To: Mama Bear who wrote (18038)9/22/1999 11:05:00 AM
From: Daniel Chisholm  Read Replies (2) | Respond to of 18263
 
Barb, thanks for the explanation, it makes sense. It is essentially the same as the way the accounting and margining is done at the Canadian brokerages I am familiar with (just about the only difference is that the identification of subaccounts uses different numbers or letters than you have indicated ;-). A lot of the "explanations" I've read about how margining is done at US brokerages just doesn't seem to ring true.

From your explanation though, it sounds like there is an opportunity cost of $5 per share of "frozen capital" in order to stay short a low-price stock. So even though you can earn (say) 4% on this frozen capital, it is not yours to do with as you please (e.g., withdraw it, invest it otherwise), and if you are able to generate substantially more than a 4% ROE on your trading capital it may very well be worth your while to cover, pay the taxes, and move on with more attractive uses for this capital.

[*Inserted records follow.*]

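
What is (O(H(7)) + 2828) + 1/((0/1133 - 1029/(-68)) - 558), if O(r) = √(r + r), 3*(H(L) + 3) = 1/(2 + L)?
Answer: 104395552/36915 + 4*I*√30/9 ≈ 2828.0 + 2.4343*I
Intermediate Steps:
H(L) = -3 + 1/(3*(2 + L))
O(r) = √2*√r (O(r) = √(2*r) = √2*√r)
(O(H(7)) + 2828) + 1/((0/1133 - 1029/(-68)) - 558) = (√2*√((-17 - 9*7)/(3*(2 + 7))) + 2828) + 1/((0/1133 - 1029/(-68)) - 558) = (√2*√((⅓)*(-17 - 63)/9) + 2828) + 1/((0*(1/1133) - 1029*(-1/68)) - 558) = (√2*√((⅓)*(⅑)*(-80)) + 2828) + 1/((0 + 1029/68) - 558) = (√2*√(-80/27) + 2828) + 1/(1029/68 - 558) = (√2*(4*I*√15/9) + 2828) + 1/(-36915/68) = (4*I*√30/9 + 2828) - 68/36915 = (2828 + 4*I*√30/9) - 68/36915 = 104395552/36915 + 4*I*√30/9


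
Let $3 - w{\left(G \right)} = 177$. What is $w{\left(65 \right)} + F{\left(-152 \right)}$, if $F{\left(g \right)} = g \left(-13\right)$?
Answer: $1802$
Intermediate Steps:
$w{\left(G \right)} = -174$ ($w{\left(G \right)} = 3 - 177 = -174$)
$F{\left(g \right)} = - 13 g$
$w{\left(65 \right)} + F{\left(-152 \right)} = -174 - -1976 = -174 + 1976 = 1802$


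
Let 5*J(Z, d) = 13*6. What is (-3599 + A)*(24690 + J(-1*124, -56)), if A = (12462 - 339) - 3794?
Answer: 116857488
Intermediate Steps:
A = 8329 (A = 12123 - 3794 = 8329)
J(Z, d) = 78/5 (J(Z, d) = (13*6)/5 = (⅕)*78 = 78/5)
(-3599 + A)*(24690 + J(-1*124, -56)) = (-3599 + 8329)*(24690 + 78/5) = 4730*(123528/5) = 116857488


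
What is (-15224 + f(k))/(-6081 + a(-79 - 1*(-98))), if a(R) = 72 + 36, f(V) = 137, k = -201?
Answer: 5029/1991 ≈ 2.5259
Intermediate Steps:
a(R) = 108
(-15224 + f(k))/(-6081 + a(-79 - 1*(-98))) = (-15224 + 137)/(-6081 + 108) = -15087/(-5973) = -15087*(-1/5973) = 5029/1991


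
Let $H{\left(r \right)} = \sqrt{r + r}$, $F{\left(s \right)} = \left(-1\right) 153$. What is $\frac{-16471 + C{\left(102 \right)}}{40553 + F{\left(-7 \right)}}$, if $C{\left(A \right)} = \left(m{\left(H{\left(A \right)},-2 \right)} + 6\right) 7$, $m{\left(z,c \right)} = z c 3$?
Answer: $- \frac{16429}{40400} - \frac{21 \sqrt{51}}{10100} \approx -0.42151$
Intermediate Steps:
$F{\left(s \right)} = -153$
$H{\left(r \right)} = \sqrt{2} \sqrt{r}$ ($H{\left(r \right)} = \sqrt{2 r} = \sqrt{2} \sqrt{r}$)
$m{\left(z,c \right)} = 3 c z$ ($m{\left(z,c \right)} = c z 3 = 3 c z$)
$C{\left(A \right)} = 42 - 42 \sqrt{2} \sqrt{A}$ ($C{\left(A \right)} = \left(3 \left(-2\right) \sqrt{2} \sqrt{A} + 6\right) 7 = \left(- 6 \sqrt{2} \sqrt{A} + 6\right) 7 = \left(6 - 6 \sqrt{2} \sqrt{A}\right) 7 = 42 - 42 \sqrt{2} \sqrt{A}$)
$\frac{-16471 + C{\left(102 \right)}}{40553 + F{\left(-7 \right)}} = \frac{-16471 + \left(42 - 42 \sqrt{2} \sqrt{102}\right)}{40553 - 153} = \frac{-16471 + \left(42 - 84 \sqrt{51}\right)}{40400} = \left(-16429 - 84 \sqrt{51}\right) \frac{1}{40400} = - \frac{16429}{40400} - \frac{21 \sqrt{51}}{10100}$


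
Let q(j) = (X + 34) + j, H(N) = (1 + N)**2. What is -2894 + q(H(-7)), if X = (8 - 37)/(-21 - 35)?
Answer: -158115/56 ≈ -2823.5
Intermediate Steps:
X = 29/56 (X = -29/(-56) = -29*(-1/56) = 29/56 ≈ 0.51786)
q(j) = 1933/56 + j (q(j) = (29/56 + 34) + j = 1933/56 + j)
-2894 + q(H(-7)) = -2894 + (1933/56 + (1 - 7)**2) = -2894 + (1933/56 + (-6)**2) = -2894 + (1933/56 + 36) = -2894 + 3949/56 = -158115/56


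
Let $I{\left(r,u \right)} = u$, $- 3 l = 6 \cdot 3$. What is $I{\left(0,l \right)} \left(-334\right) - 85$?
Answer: $1919$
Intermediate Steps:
$l = -6$ ($l = - \frac{6 \cdot 3}{3} = \left(- \frac{1}{3}\right) 18 = -6$)
$I{\left(0,l \right)} \left(-334\right) - 85 = \left(-6\right) \left(-334\right) - 85 = 2004 - 85 = 1919$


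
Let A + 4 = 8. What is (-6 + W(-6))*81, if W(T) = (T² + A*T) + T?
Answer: 0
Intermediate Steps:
A = 4 (A = -4 + 8 = 4)
W(T) = T² + 5*T (W(T) = (T² + 4*T) + T = T² + 5*T)
(-6 + W(-6))*81 = (-6 - 6*(5 - 6))*81 = (-6 - 6*(-1))*81 = (-6 + 6)*81 = 0*81 = 0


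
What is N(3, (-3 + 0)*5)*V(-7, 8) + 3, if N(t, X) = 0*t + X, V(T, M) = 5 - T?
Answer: -177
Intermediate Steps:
N(t, X) = X (N(t, X) = 0 + X = X)
N(3, (-3 + 0)*5)*V(-7, 8) + 3 = ((-3 + 0)*5)*(5 - 1*(-7)) + 3 = (-3*5)*(5 + 7) + 3 = -15*12 + 3 = -180 + 3 = -177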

Does anyone know of US brokerages that have more sensible margin requirements for shorting or staying short low-price stocks?

- Daniel



To: Mama Bear who wrote (18038)9/22/1999 5:07:00 PM
From: dumbmoney  Respond to of 18263
 
Daniel, the only non interest bearing portion of a short sale in my account is the actual proceeds of the sale. To use your numbers, short sell 1000 ZITL at 11 1/2, and I have to put up 5250 in security. But that security can be in the form of money market cash or any negotiable security. ZITL falls to 1 1/4, and 10250 is released from my type 5 (short) account into my type 1 (cash) account.

That's right. To put it another way, covering the short does not add cash to your account, no matter what the stock price. In fact, covering doesn't really have any effect, unless you are operating at the hairy edge of your buying power.